At the time of the album’s release, K-WEST was an album rock station, trying its best to compete against KMET (now KTWV, 94.7 FM) and KLOS (95.5 FM). The station itself was a great alternative to both, and featured an impressive talent roster including the likes of JJ Jackson, Freddie Snakeskin, Dusty Rhodes, Dusty Street and China Smith and Raechel Donahue — all well-known and respected DJs — and even played more obscure artists like Be Bop Deluxe. It was, as local personality Mary Lyon once described it on Don Barrett’s LARadio.Com, “like the little outlaw engine that could, and did, lurk not far behind. At least for a while.”
K-WEST was the station that launched The Seventh Day, in which full albums were played on Sundays and was later heard on KLOS. But the K-WEST version was all Sunday long, as opposed to just a few hours on KLOS.
The LP sent to me by Koenig was a collection of songs about Los Angeles done by bands from around Los Angeles, rising money for Los Angeles public radio stations.
That’s right: a commercial radio station raising money for public radio … harkening back to a time when it Wass the commercial stations that made money. Called The LA Soundtrack, songs include California Jam by Dale Jones, Van Nuys by The Drivers, Rat Race by Legs Diamond, Skateboard Bill by Corky Carroll(!) and the Funk Dog Surf Band, and The Swapmeet Song by Gary McCord, among others. In all there are 13 songs from 13 local bands, all chosen for the album by station judges Jim McKeon, David Perry and John Detz… McKeon went into the record business, Perry went on to more radio fame at KMET, KLOS and more, and Detz went on to own some radio stations of his own.
The promotional value of LA Sound Track cannot be underestimated… you cannot get more local than this. KGB/San Diego did something similar with its Homegrown album series of the 1970s. Local bands, local artists, lots of local promotions on the station.
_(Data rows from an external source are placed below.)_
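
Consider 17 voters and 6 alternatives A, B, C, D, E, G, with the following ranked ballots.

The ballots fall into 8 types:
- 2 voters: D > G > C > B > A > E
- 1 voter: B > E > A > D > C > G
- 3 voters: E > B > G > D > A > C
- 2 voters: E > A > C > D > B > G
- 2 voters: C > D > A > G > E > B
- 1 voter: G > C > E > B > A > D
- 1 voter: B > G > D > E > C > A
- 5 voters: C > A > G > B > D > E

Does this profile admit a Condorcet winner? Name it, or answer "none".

C

Pairwise majorities:
A vs B: A, 9–8.
A vs C: C wins 11–6.
A–D: A 9–8.
A vs E: A, 9–8.
A–G: A 10–7.
B vs C: C, 12–5.
B vs D: B wins 11–6.
B–E: B 9–8.
B vs G: G wins 10–7.
C–D: C 10–7.
C vs E: C wins 10–7.
C vs G: C wins 10–7.
D vs E: D wins 10–7.
D vs G: G, 10–7.
E vs G: G wins 11–6.
Only C has no losses; C is the Condorcet winner.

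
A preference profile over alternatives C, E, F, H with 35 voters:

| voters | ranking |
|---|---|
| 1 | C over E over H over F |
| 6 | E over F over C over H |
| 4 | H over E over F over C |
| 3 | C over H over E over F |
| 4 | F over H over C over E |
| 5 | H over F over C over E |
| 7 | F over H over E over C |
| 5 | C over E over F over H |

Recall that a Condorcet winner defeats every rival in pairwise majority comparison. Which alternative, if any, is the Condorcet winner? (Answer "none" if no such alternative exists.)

none

Head-to-head results (35 voters):
C vs E: C, 18–17.
C vs F: F wins 26–9.
C vs H: H wins 20–15.
E–F: E 19–16.
E–H: H 23–12.
F vs H: F, 22–13.
No alternative is unbeaten: C loses to F; E loses to C; F loses to E; H loses to F. In particular C > E > F > C is a majority cycle — no Condorcet winner exists.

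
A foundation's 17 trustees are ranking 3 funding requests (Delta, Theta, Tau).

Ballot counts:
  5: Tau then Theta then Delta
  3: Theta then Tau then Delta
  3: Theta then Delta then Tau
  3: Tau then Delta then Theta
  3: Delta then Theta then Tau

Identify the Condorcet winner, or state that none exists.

Theta

Head-to-head results (17 reviewers):
Delta vs Theta: 6 to 11, Theta.
Delta vs Tau: Delta is ranked higher on 3+3 = 6 ballots, Tau on 11. Tau wins 11–6.
Theta vs Tau: 3+3+3 = 9 for Theta, 8 for Tau — Theta by 9–8.
Theta defeats every rival head-to-head and is the Condorcet winner.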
It is this sort of promotion I want to run when I take over KABC (790 AM) and use it to play music …
Classic Country Music
Koenig had one favor to ask: mention of his new favorite show. “A friend just put me onto a great new show (well new to me anyway) on Sunday nights at 8 to 11 PM on Go Country 105.1 FM named ‘Country and Western Sunday Nights’ where the live DJ plays an amazing selection of vintage classic country songs including a lot of great obscure songs that the DJ loves.
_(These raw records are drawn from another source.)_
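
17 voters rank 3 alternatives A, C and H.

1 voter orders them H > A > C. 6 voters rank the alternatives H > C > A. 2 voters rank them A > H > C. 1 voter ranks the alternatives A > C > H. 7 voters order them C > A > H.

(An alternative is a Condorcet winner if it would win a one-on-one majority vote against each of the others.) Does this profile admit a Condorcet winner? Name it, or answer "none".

Pairwise majorities:
A vs C: 4 to 13, C.
A vs H: A is ranked higher on 2+1+7 = 10 ballots, H on 7. A wins 10–7.
C vs H: 8 to 9, H.
Every alternative loses at least once (A loses to C; C loses to H; H loses to A). The majority relation contains the cycle A > H > C > A, so there is no Condorcet winner.

none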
“There is a whole lot of 60’s country, some 50’s country, and some newer stuff that fits the format. The DJ loves Elvis, the Bakersfield Sound artists, Waylon Jennings, and classic male/female duets from the 50’s through the 70’s. For classic country music fans in Los Angeles that don’t have access to Sirius/XM, and don’t care to stream, it is a godsend!”
Who else but Chris Carter — host of KLOS’ and SiriusXM’s Breakfast with the Beatles — could MC a concert paying tribute to The Beatles?
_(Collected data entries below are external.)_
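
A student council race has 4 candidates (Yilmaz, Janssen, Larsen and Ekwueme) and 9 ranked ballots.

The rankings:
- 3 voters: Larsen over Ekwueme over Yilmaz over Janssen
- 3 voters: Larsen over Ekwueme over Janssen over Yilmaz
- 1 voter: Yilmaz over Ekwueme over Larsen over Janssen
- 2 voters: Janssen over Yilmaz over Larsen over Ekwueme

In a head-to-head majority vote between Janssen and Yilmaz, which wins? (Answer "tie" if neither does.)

Ballots ranking Janssen above Yilmaz: 3 + 2 = 5.
Ballots ranking Yilmaz above Janssen: 9 − 5 = 4.
Janssen wins the head-to-head 5–4.

Janssen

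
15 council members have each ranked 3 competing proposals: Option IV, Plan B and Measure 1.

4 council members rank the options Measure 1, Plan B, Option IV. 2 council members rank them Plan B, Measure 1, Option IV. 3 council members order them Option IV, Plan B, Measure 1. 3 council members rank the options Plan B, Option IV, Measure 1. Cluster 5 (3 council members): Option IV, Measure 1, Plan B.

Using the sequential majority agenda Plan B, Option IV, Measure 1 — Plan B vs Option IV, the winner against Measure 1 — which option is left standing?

Plan B

Round 1: Plan B vs Option IV — 9–6, Plan B advances.
Round 2: Plan B vs Measure 1 — 8–7, Plan B advances.
Plan B survives the agenda.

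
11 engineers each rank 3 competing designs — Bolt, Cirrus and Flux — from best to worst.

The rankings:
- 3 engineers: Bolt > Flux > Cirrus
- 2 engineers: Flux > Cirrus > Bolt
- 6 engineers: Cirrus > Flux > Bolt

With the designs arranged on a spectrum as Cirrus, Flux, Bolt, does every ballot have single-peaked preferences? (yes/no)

yes

Axis positions: Cirrus=1, Flux=2, Bolt=3.
Faction 1 (peak Bolt at position 3): ranking walks positions 3-2-1, expanding outward from the peak — single-peaked.
Faction 2 (peak Flux at position 2): ranking walks positions 2-1-3, expanding outward from the peak — single-peaked.
Faction 3 (peak Cirrus at position 1): ranking walks positions 1-2-3, expanding outward from the peak — single-peaked.
Every ranking is single-peaked on this axis.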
So he is … June 2, at 2:30 p.m. and again at 7 p.m. at the Grammy Museum, 800 W Olympic Blvd. in Los Angeles, Carter will host The Beatles’ Revolver “in concert.” No, the Beatles have not reunited … it’s a tribute performed by numerous musicians including Kenn Elner, lead singer of Count Five; Dennis Tufano, former lead singer of The Buckinghams; Don Baskin (lead Singer) and Bob Gonzalez (bassist) from Syndicate of Sound; John York from The Byrds; Elliot Easton of The Cars; and more to be announced as they confirm.
The primary focus will be Revolver and The White Album, but the show will also touch on other songs from the year: 1966. Tickets range from $50 to $125 through keithputneyproductions.com.